Patient #2 is a late middle-aged male who presented to hospital #2 in late October 2013 on an emergency petition for erratic, bizarre behavior in which he demonstrated paranoid behaviors, such as boarding himself into his home. Additionally, he was reported to have expressed suicidal thoughts. Further, patient #2 had been acting aggressively, so there was a concern of homicidal ideation as well.
On the day of presentation to the ED of hospital #2, the BHU of MedStar Southern Maryland Hospital had 12 available beds; 6 of them male beds. However, patient #2 was not accepted to the BHU of MedStar Southern Maryland Hospital, and no rationale is found for that decision.
Patient #3 was a male in his thirties who had a recent psychiatric hospital stay, and who presented via police to the emergency department (ED) of MedStar Southern Maryland Hospital in late October 2013 due to command hallucinations telling him to kill people. Patient #3 was noted to have a supply of knives at home, and to be noncompliant with medication.
A packet of clinical information went to the behavioral health unit (BHU) of MedStar Southern Maryland Hospital for possible admission. A cover page of this packet reveals a hand-written notation which states in part, " ...acuity too high. " It is unclear if this notation refers to the acuity of the patient, or the unit. If in reference to the unit, no accompanying substantive data supports that the unit had a high acuity that day. Review of the unit census reveals that of 28 possible beds divided between male and female patients, 17 of the beds were unoccupied at the time of patient #3's emergency department presentation, 7 of the 17 unoccupied beds are designated male beds. Therefore, and though MedStar Southern Maryland Hospital did not admit patient #3, the BHU had the capability and the capacity to provide stabilizing treatment for patient #3 who was found to have an emergency medical condition.

EMERGENCY ROOM LOG

Tag No.: A2405

A request to review the behavioral health unit log showing the hospital emergency department and outside hospital emergency departments requests for patient admissions to the behavioral health unit revealed: 1) that there is no actual log, and 2) there is little documentation of hospital requests, decision-making and rationales for decisions to admit or deny admission.

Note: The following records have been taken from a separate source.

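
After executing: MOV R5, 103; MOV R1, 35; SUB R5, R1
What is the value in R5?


Register state trace:
  MOV R5, 103  → R5 = 103
  MOV R1, 35  → R1 = 35
  SUB R5, R1  → R5 = 103 - 35 = 68
Final: R5 = 68

68


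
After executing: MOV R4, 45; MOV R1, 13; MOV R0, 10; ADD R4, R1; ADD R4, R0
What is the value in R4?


Register state trace:
  MOV R4, 45  → R4 = 45
  MOV R1, 13  → R1 = 13
  MOV R0, 10  → R0 = 10
  ADD R4, R1  → R4 = 45 + 13 = 58
  ADD R4, R0  → R4 = 58 + 10 = 68
Final: R4 = 68

68


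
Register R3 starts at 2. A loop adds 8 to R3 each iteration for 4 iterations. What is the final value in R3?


Starting value: R3 = 2
  Iter 1: R3 = 2 + 8 = 10
  Iter 2: R3 = 10 + 8 = 18
  Iter 3: R3 = 18 + 8 = 26
  Iter 4: R3 = 26 + 8 = 34
Final: R3 = 34

34


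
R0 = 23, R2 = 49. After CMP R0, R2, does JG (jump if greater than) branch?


Trace:
  R0 = 23, R2 = 49
  CMP R0, R2  → compares 23 vs 49
  JG checks: is 23 greater than 49?
  23 < 49, so condition is false
Branch taken: No

No


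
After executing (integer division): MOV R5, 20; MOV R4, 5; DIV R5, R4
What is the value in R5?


Register state trace:
  MOV R5, 20  → R5 = 20
  MOV R4, 5  → R4 = 5
  DIV R5, R4  → R5 = 20 // 5 = 4
Final: R5 = 4

4


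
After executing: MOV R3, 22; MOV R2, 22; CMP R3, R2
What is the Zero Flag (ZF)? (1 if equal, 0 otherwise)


Register state trace:
  MOV R3, 22  → R3 = 22
  MOV R2, 22  → R2 = 22
  CMP R3, R2  → computes 22 - 22 = 0
  Result is zero, so values are equal
ZF = 1

1


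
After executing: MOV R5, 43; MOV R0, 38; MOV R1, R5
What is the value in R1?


Register state trace:
  MOV R5, 43  → R5 = 43
  MOV R0, 38  → R0 = 38
  MOV R1, R5  → R1 = 43
Final: R1 = 43

43


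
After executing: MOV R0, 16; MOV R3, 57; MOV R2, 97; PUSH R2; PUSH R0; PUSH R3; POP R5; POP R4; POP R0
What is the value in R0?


Stack trace (top is rightmost):
  MOV R0, 16  → R0 = 16
  MOV R3, 57  → R3 = 57
  MOV R2, 97  → R2 = 97
  PUSH R2  → stack: [97]
  PUSH R0  → stack: [97, 16]
  PUSH R3  → stack: [97, 16, 57]
  POP R5  → R5 = 57, stack: [97, 16]
  POP R4  → R4 = 16, stack: [97]
  POP R0  → R0 = 97, stack: []
Final: R0 = 97

97


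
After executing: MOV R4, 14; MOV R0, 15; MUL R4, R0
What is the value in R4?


Register state trace:
  MOV R4, 14  → R4 = 14
  MOV R0, 15  → R0 = 15
  MUL R4, R0  → R4 = 14 * 15 = 210
Final: R4 = 210

210


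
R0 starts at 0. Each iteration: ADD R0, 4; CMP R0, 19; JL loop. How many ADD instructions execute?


Loop trace (R0 starts at 0, target 19, step 4):
  ADD #1: R0 = 0 + 4 = 4  → 4 < 19, loop
  ADD #2: R0 = 4 + 4 = 8  → 8 < 19, loop
  ADD #3: R0 = 8 + 4 = 12  → 12 < 19, loop
  ADD #4: R0 = 12 + 4 = 16  → 16 < 19, loop
  ADD #5: R0 = 16 + 4 = 20  → 20 >= 19, exit
Total ADD instructions: 5

5


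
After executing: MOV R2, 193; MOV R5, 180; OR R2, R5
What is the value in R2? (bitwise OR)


Register state trace:
  MOV R2, 193  → R2 = 193 (0b11000001)
  MOV R5, 180  → R5 = 180 (0b10110100)
  OR R2, R5   → R2 = 193 OR 180 = 245 (0b11110101)
Final: R2 = 245

245


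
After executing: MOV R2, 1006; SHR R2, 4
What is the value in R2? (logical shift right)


Register state trace:
  MOV R2, 1006  → R2 = 1006
  SHR R2, 4  → R2 = 1006 >> 4 = 1006 // 2^4 = 62
Final: R2 = 62

62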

The hospital maintains a log of all patients presenting to the Emergency Department. However, decision to admit to the behavioral health unit (BHU) from the emergency room or from transfers from other emergency rooms are deferred to the staff of BHU. There was no documentation or log to determine if admission to that unit were handled in accordance with EMTALA. Interview with Administration on 12/5/2013 revealed that a log was in use for a brief time approximately eight months ago but was later discontinued.

There was little documentation of referrals which were noted to be in various states of completeness. Some of the documentation revealed a cover page with a hand-written "not accepted." Still other documentation revealed no reference as to the disposition of the referral. Based on this lack of referral information and documentation, it is not possible to ascertain how many referrals were made and over what time period. It was impossible to verify that the hospital accepted patients when they had the capability and capacity to do so. Additionally, the decision-making documentation related to the available examples of referrals is not always indicated as to whether a patient was accepted or denied, and by what rational. Consequently, the hospital failed to maintain a log of referral requests for the BHU for those patients with emergency medical conditions requesting admission.